What ties these two otherwise unrelated events together is the lineage of Mary provided by the Holy Spirit in the Gospel of Matthew and in the Gospel of Luke. Luke 3:23 states: And Jesus himself began to be about thirty years of age, being (as was supposed) the son of Joseph, which was [the son] of Heli,(KJV). Matthew’s account of the lineage of Jesus say this in chapter 1:16: And Jacob begat Joseph the husband of Mary, of whom was born Jesus, who is called Christ. (KJV). Matthew covers the descendants through the legal line, (Joseph’s father Jacob) even though that line was cursed by God after Jehoiachin that no direct descendant would sit upon the Throne, Luke covers the descendancy through the untarnished, royal line from the Messiah’s mother, (Joseph’s adopted father through his marriage to Mary, Heli) back through David, which means God’s promise to David is secure through his mother’s ancestry and legal through his earthly father’s line.

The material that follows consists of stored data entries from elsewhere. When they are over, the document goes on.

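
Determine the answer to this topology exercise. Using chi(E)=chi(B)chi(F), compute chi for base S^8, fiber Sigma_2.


chi(S^8) = 2 (n even), chi(Sigma_2) = 2 - 2*2 = -2.
chi(E) = 2 * (-2) = -4

-4


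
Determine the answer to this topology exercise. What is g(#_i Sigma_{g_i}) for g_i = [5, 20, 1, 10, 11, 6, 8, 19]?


Genus is additive under connected sum of orientable surfaces.
g = 5 + 20 + 1 + 10 + 11 + 6 + 8 + 19 = 80

80


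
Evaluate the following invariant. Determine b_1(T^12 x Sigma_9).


pi_1(A x B) = pi_1(A) x pi_1(B); rank of abelianization = b_1.
b_1(T^12) = 12, b_1(Sigma_9) = 2*9 = 18.
b_1(product) = 12 + 18 = 30

30


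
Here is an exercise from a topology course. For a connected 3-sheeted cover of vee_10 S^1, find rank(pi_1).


Nielsen-Schreier: an index-n subgroup of F_r is free of rank 1 + n(r-1).
Equivalently: chi(cover) = n*chi(base); chi(vee_r S^1) = 1 - 10 = -9.
chi(E) = 3*(-9) = -27; rank = 1 - chi(E) = 1 - (-27) = 28.
rank = 1 + 3*(10-1) = 1 + 27 = 28

28


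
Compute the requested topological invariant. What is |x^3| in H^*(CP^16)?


|x| = 2 in H^*(CP^n).
|x^3| = 3 * |x| = 3 * 2 = 6

6


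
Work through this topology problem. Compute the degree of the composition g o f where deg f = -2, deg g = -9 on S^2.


Degree is multiplicative under composition: deg(g o f) = deg(g) * deg(f).
= -9 * -2 = 18

18


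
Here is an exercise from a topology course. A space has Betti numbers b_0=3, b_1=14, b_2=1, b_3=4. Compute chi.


chi = sum_k (-1)^k b_k.
= (3) + (-14) + (1) + (-4)
= -14

-14


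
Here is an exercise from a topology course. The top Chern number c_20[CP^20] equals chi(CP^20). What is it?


For any closed oriented manifold, <e(TM),[M]> = chi(M).
chi(CP^20) = 20+1 = 21

21


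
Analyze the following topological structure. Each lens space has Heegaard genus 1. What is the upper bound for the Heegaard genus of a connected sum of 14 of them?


Heegaard genus satisfies g(A#B) <= g(A) + g(B).
Each lens space has g = 1.
Upper bound: 14 * 1 = 14

14


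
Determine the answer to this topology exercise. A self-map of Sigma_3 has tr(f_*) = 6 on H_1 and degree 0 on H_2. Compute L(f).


L(f) = tr(f_0*) - tr(f_1*) + tr(f_2*).
= 1 - (6) + (0)
= -5

-5


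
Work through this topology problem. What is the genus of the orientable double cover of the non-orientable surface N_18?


chi(N_18) = 2 - 18 = -16.
Double cover: chi(Sigma_g) = 2 * chi(N_18) = 2*(-16) = -32.
2 - 2g = -32, so g = (2 - (-32))/2 = 34/2 = 17

17


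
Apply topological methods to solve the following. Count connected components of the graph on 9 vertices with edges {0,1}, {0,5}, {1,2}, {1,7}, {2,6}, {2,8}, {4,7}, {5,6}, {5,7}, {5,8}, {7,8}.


Run DFS/union-find over 9 vertices.
V = 9, E = 11.
Number of components = 2

2


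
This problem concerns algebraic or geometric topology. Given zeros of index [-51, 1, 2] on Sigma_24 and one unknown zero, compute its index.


Poincare-Hopf: sum of indices = chi(M).
chi(Sigma_24) = 2 - 2*24 = -46.
Sum of known indices = -48.
x = chi - (sum known) = -46 - (-48) = 2

2


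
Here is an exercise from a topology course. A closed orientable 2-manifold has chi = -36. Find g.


chi = 2 - 2g for closed orientable surfaces.
-36 = 2 - 2g
2g = 2 - (-36) = 38
g = 19

19


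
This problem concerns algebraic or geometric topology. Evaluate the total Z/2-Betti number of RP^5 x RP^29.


dim H^*(RP^n; Z/2) = n+1 (one Z/2 in each degree 0..n).
Total Betti number is multiplicative.
Total = (5+1) * (29+1) = 6 * 30 = 180

180


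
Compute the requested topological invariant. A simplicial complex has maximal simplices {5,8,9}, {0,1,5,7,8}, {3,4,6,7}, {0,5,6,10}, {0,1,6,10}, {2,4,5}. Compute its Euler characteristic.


Enumerate all faces; f-vector: f_0=11, f_1=28, f_2=23, f_3=8, f_4=1.
chi = sum (-1)^k f_k = -1

-1


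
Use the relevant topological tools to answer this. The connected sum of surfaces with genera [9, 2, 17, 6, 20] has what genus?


Genus is additive under connected sum of orientable surfaces.
g = 9 + 2 + 17 + 6 + 20 = 54

54


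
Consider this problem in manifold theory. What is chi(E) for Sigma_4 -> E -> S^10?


chi(S^10) = 2 (n even), chi(Sigma_4) = 2 - 2*4 = -6.
chi(E) = 2 * (-6) = -12

-12


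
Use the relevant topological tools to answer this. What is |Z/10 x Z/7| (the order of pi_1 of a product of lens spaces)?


pi_1(X x Y) = pi_1(X) x pi_1(Y).
pi_1(L(10,1)) = Z/10, pi_1(L(7,1)) = Z/7.
|Z/10 x Z/7| = 10 * 7 = 70

70


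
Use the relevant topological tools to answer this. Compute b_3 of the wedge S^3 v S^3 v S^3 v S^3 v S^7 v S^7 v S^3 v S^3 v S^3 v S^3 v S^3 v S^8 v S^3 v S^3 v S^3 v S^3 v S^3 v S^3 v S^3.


For a wedge of spheres, H_k (k>0) is free on one generator per sphere of dimension k.
Spheres of dimension 3: count = 16.
b_3 = 16

16


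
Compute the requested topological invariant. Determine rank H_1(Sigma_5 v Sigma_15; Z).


For a wedge: H_1(A v B) = H_1(A) + H_1(B).
b_1(Sigma_5) = 10, b_1(Sigma_15) = 30.
b_1 = 10 + 30 = 40

40


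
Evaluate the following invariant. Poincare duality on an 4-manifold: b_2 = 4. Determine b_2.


Poincare duality for closed orientable n-manifolds: b_k = b_{n-k}.
Here n = 4, so b_2 = b_2 = 4

4


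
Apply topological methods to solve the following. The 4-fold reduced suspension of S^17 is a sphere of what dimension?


Each suspension raises dimension by 1: Sigma S^n = S^{n+1}.
Sigma^4 S^17 = S^{17+4} = S^21

21


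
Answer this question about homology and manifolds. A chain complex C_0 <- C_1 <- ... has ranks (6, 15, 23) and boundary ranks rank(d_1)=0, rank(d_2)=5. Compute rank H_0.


rank H_k = rank(ker d_k) - rank(im d_{k+1}).
rank(ker d_0) = rank(C_0) - rank(d_0) = 6 - 0 = 6.
rank(im d_{0+1}) = 0.
rank H_0 = 6 - 0 = 6

6


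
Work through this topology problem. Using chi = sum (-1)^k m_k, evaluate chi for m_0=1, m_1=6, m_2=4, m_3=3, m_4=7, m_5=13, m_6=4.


Morse theory: chi(M) = sum_k (-1)^k m_k where m_k = #(index-k critical points).
= (1) + (-6) + (4) + (-3) + (7) + (-13) + (4) = -6

-6


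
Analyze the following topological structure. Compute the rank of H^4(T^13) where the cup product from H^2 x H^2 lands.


Cup product: H^p x H^q -> H^{p+q}; here p+q = 2+2 = 4.
rank H^k(T^n) = C(n,k).
C(13,4) = 715

715


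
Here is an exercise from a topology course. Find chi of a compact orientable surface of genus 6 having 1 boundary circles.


For a compact orientable surface with genus g and b boundary components: chi = 2 - 2g - b.
chi = 2 - 2*6 - 1 = 2 - 12 - 1 = -11

-11


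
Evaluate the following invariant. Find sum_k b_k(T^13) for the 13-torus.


b_k(T^13) = C(13,k), so the sum over k is sum_k C(13,k) = 2^13.
Total = 2^13 = 8192

8192


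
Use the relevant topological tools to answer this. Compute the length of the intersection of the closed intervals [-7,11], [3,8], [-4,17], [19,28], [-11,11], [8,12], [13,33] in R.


Intersection = [max(a_i), min(b_i)] = [19, 8].
Since 19 > 8, the intersection is empty.
Length = 0

0


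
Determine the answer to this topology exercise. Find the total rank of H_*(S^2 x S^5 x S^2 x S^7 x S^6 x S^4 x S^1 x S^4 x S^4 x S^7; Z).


Total Betti number is multiplicative under products.
Each S^d (d>=1) has total Betti number 2.
There are 10 sphere factors.
Total = 2^10 = 1024

1024


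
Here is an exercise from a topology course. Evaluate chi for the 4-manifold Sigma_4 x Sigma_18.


chi(Sigma_4) = 2 - 2*4 = -6
chi(Sigma_18) = 2 - 2*18 = -34
chi(product) = (-6) * (-34) = 204

204


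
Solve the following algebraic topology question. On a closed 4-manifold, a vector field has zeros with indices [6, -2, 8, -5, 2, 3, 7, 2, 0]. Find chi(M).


Poincare-Hopf: chi(M) = sum of indices of zeros.
chi = (6) + (-2) + (8) + (-5) + (2) + (3) + (7) + (2) + (0) = 21

21


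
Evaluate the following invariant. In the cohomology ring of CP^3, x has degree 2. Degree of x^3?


|x| = 2 in H^*(CP^n).
|x^3| = 3 * |x| = 3 * 2 = 6

6


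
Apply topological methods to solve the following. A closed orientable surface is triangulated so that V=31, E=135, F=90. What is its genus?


chi = V - E + F = 31 - 135 + 90 = -14
For orientable closed surface: chi = 2 - 2g, so g = (2 - chi)/2.
g = (2 - (-14)) / 2 = 16 / 2 = 8

8


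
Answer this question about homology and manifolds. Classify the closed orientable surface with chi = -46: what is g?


chi = 2 - 2g for closed orientable surfaces.
-46 = 2 - 2g
2g = 2 - (-46) = 48
g = 24

24


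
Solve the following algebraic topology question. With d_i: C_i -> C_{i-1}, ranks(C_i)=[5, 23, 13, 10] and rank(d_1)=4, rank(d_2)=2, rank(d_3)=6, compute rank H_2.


rank H_k = rank(ker d_k) - rank(im d_{k+1}).
rank(ker d_2) = rank(C_2) - rank(d_2) = 13 - 2 = 11.
rank(im d_{2+1}) = 6.
rank H_2 = 11 - 6 = 5

5


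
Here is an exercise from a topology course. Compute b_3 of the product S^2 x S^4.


Each S^d has Poincare polynomial 1 + t^d.
The product S^2 x S^4 has Poincare polynomial prod(1+t^d_i).
Expanding: b_0=1, b_2=1, b_4=1, b_6=1.
b_3 = 0

0


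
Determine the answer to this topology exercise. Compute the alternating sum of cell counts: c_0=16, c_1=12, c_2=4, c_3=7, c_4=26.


chi = sum_k (-1)^k c_k.
= (-1)^0*16 + (-1)^1*12 + (-1)^2*4 + (-1)^3*7 + (-1)^4*26
= (16) + (-12) + (4) + (-7) + (26)
= 27

27


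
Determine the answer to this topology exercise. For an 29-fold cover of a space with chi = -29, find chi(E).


For a finite covering: chi(E) = (number of sheets) * chi(B).
chi(E) = 29 * (-29) = -841

-841


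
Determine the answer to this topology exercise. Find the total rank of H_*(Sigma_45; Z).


For Sigma_45: b_0 = 1, b_1 = 2g = 90, b_2 = 1.
Total = 1 + 90 + 1 = 92

92


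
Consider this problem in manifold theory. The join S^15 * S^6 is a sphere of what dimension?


Join of spheres: S^m * S^n = S^{m+n+1}.
dim = 15 + 6 + 1 = 22

22


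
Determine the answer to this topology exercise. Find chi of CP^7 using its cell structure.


CP^7 has one cell in each even dimension 0, 2, ..., 2*7 (7+1 cells total).
All cells are even-dimensional, so chi = number of cells.
chi = 7 + 1 = 8

8


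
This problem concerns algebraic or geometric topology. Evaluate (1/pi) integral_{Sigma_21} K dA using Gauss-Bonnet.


Gauss-Bonnet: integral K dA = 2*pi*chi(M).
chi(Sigma_21) = 2 - 2*21 = -40.
(integral K dA)/pi = 2*chi = 2*(-40) = -80

-80


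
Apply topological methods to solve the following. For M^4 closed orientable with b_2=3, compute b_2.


Poincare duality for closed orientable n-manifolds: b_k = b_{n-k}.
Here n = 4, so b_2 = b_2 = 3

3


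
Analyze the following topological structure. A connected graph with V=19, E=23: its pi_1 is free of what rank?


For a connected graph: rank(pi_1) = b_1 = E - V + 1 = 1 - chi.
chi = V - E = 19 - 23 = -4.
rank = 1 - (-4) = 23 - 19 + 1 = 5

5


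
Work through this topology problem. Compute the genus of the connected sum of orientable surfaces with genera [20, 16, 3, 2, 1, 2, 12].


Genus is additive under connected sum of orientable surfaces.
g = 20 + 16 + 3 + 2 + 1 + 2 + 12 = 56

56


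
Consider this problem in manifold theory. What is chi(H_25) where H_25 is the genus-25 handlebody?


A genus-g handlebody deformation retracts to a wedge of g circles.
chi(vee_g S^1) = 1 - g.
chi(H_25) = 1 - 25 = -24

-24


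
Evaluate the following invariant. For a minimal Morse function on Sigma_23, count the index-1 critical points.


A perfect Morse function has m_k = b_k.
For Sigma_23: b_0=1, b_1=2g=46, b_2=1.
Saddles m_1 = 2g = 46

46


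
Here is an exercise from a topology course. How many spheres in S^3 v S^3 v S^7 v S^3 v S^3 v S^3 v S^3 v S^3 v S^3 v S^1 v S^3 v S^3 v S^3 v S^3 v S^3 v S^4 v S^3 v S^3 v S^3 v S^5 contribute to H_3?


For a wedge of spheres, H_k (k>0) is free on one generator per sphere of dimension k.
Spheres of dimension 3: count = 16.
b_3 = 16

16


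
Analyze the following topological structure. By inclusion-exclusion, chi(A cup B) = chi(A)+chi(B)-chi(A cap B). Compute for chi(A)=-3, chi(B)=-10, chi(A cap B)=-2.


chi(A cup B) = chi(A) + chi(B) - chi(A cap B)
= -3 + (-10) - (-2)
= -11

-11


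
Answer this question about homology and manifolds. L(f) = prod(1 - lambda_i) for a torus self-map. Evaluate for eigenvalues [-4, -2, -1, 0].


For a torus self-map: L(f) = det(I - A) where A acts on H_1.
L(f) = (1--4) * (1--2) * (1--1) * (1-0) = 5 * 3 * 2 * 1 = 30

30


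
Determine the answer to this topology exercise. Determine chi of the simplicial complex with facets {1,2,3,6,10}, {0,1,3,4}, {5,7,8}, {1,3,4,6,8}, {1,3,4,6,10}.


Enumerate all faces; f-vector: f_0=10, f_1=24, f_2=26, f_3=14, f_4=3.
chi = sum (-1)^k f_k = 1

1


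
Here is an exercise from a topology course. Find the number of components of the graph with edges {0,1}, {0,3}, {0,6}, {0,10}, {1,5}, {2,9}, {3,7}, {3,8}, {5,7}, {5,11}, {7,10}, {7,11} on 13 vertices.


Run DFS/union-find over 13 vertices.
V = 13, E = 12.
Number of components = 4

4


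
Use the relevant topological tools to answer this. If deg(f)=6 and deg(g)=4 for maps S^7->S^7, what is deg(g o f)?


Degree is multiplicative under composition: deg(g o f) = deg(g) * deg(f).
= 4 * 6 = 24

24


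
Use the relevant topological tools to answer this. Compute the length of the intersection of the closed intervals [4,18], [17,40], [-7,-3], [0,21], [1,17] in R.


Intersection = [max(a_i), min(b_i)] = [17, -3].
Since 17 > -3, the intersection is empty.
Length = 0

0


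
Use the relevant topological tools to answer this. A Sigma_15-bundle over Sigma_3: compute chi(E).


For a fiber bundle F -> E -> B (with CW structure): chi(E) = chi(B) * chi(F).
chi(Sigma_3) = -4, chi(Sigma_15) = -28.
chi(E) = (-4) * (-28) = 112

112


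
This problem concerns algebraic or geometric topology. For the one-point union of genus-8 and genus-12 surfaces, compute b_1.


For a wedge: H_1(A v B) = H_1(A) + H_1(B).
b_1(Sigma_8) = 16, b_1(Sigma_12) = 24.
b_1 = 16 + 24 = 40

40


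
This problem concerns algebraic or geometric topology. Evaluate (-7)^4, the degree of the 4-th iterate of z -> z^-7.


deg(f) = -7. Degree is multiplicative: deg(f^4) = (deg f)^4.
deg(f^4) = (-7)^4 = 2401

2401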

This all sets the stage for the prophecy of Christ to rule on David’s Throne in the end-times. Something I have read all my life and never understood were the direct, simple statements that began and ended Christ’s earthly existence. Matthew 2:1-2 says: Now when Jesus was born in Bethlehem of Judaea in the days of Herod the king, behold, there came wise men from the east to Jerusalem (I have an interesting theory about these magi, Saying, Where is he that is born King of the Jews? for we have seen his star in the east, and are come to worship him.(KJV) While Matthew 27:37 states: And set up over his head his accusation written, THIS IS JESUS THE KING OF THE JEWS.(KJV). I have read these verses all my life and never understood the simple plain logic that Jesus has yet to fulfill this destiny…to Rule as KING OF THE JEWS.

God Bless…

Jim Bussell

02-15-20

1 Mary’s father was Heli, but for the most part, Jewish ancestries only lists male descendants. Joseph was the adopted son of Heli according to Jewish law established with the agreement with the daughters of Zelophehad.